#Databricks v.s. Zeppelin This article is about data exploration and two of the main tools that are currently available on the market, Databricks community and Apache Zeppelin Both Zeppelin and Databricks provide a similar interface to explore your data.
#Data exploration In the world of Big data exploration of the initial data set is one of the first steps you take. Although in some cases Number or Excel will to the trick when the data set has a realistic size it won’t work anymore. Still, you just want to peek around in the data and what better way to do this is creating some graphs based on some fields.
In the current day Spark is the defacto standard to process your data. But then again Apache Spark is not known for the nice graphical interface. To overcome this we have Databricks community and Apache Zeppelin
Spark
From the perspective of Spark both environments provide this out of the box. You are free to use your preferred language, i.e. Scala, Phyton, R and SQL
All language features are available to you.
##Display your data The main difference between Databricks and Zeppelin is the way you can display the data. (I did not look into advanced methods to create graphs such as ggplot, HTML or D3)

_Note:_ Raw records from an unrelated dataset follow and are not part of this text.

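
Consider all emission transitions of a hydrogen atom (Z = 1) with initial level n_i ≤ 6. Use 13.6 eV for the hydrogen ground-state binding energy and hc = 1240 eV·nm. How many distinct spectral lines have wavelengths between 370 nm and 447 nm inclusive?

2

Enumerate all n_i → n_f pairs with 1 ≤ n_f < n_i ≤ 6 and compute λ = 1240 / [13.6·1·(1/n_f² − 1/n_i²)].
Lines falling in [370, 447] nm: 6→2 (410.3 nm), 5→2 (434.2 nm).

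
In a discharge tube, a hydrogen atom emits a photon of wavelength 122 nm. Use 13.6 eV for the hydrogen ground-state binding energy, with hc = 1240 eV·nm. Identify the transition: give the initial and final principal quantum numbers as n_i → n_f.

n_i = 2, n_f = 1

The photon energy is ΔE = hc/λ = 1240 / 122 = 10.16 eV.
With Z = 1, ΔE = 13.60 × (1/n_f² − 1/n_i²), so 1/n_f² − 1/n_i² = 0.7473.
Trying n_f = 1 gives 1/n_i² = 0.2527, i.e. n_i ≈ 2; this pair matches.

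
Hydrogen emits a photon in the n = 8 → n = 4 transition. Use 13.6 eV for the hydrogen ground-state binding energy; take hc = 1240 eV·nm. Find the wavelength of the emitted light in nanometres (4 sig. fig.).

1945 nm

ΔE = 13.60 × (1/4² − 1/8²) = 13.60 × 0.04688 = 0.6375 eV.
λ = hc/ΔE = 1240 / 0.6375 = 1945 nm.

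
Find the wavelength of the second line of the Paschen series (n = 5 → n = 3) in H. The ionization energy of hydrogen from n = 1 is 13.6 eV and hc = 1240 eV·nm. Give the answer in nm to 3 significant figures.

1280 nm

The Paschen series terminates on n_f = 3; the second line has n_i = 3+2 = 5.
ΔE = 13.60 × (1/3² − 1/5²) = 0.9671 eV.
λ = 1240 / 0.9671 = 1280 nm.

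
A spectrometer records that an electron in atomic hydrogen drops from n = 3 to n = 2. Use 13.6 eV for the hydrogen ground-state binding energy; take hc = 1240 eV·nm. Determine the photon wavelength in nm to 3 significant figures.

656 nm

ΔE = 13.60 × (1/2² − 1/3²) = 13.60 × 0.1389 = 1.889 eV.
λ = hc/ΔE = 1240 / 1.889 = 656 nm.
This line belongs to the Balmer series.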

Both platforms have a decent set of graphs out of the box available. One that I found missing in Zeppelin is the Box plot.
Databricks graphs
When using the Databricks application you can display your Dataset by means of the Display command. for example:
Datasets
val carLength= campers.map(c => c.lengte match {
case None => 99999
case _ => c.lengte.get
})
.filter(v => v > 1 && v < 20000)
display(carLength)
This will display a table with the values that are contained in the Dataset. The menu displayed with the table allows you to select various forms.
SQL queries
When you use an SQL query on the data the display command is not required, it knows that a table is returned.
Zeppelin graphs
Zeppelin does not know the command display. When using Zeppelin the output is analyzed and displayed. The creation of the table is a bit more involved here.
For a table to display you need to print the data to stdout in the with the keyword %table [tablename]
in front of it. Rows are separated by means of a new line. When your row has multiple columns separate each value with the TAB character. Naming the columns is simpler than in the Databricks UI, just start your data with the names of the columns.
The code snippet below is an example of how to achieve this:
val tenaamStellingen = campers
.filter(c => c.datumTeNaamstelling != null)
.map(c => c.datumTeNaamstelling.toLocalDateTime.getYear)
.groupBy("value")
.count()
.orderBy(desc("value"))
println("%table Sales on campers" + tenaamStellingen.map(r => r.getAs[Integer]("value") + "\t" + r.getAs[Long]("count")).collect().mkString("value\tcount\n", "\n", ""))
This code allows to to create a line graph with the values that are in the Dataset.
Observations
When working with the Databricks UI it takes less effort to display your Dataset. There is no need to collect and reformat your data to a TAB/NEW_LINE format. On the other hand, this allows for the easier naming of the variables that you are using in your graph.
Both the Zeppelin and Databricks installation allow you to switch between the various languages.
Getting data into your system. Databricks does not allow shell script to download data and process it. You need to separately upload your dataset.
Conclusion
I think that both systems are equal. They both have their quirks but are not limiting you in anyway. Happy coding.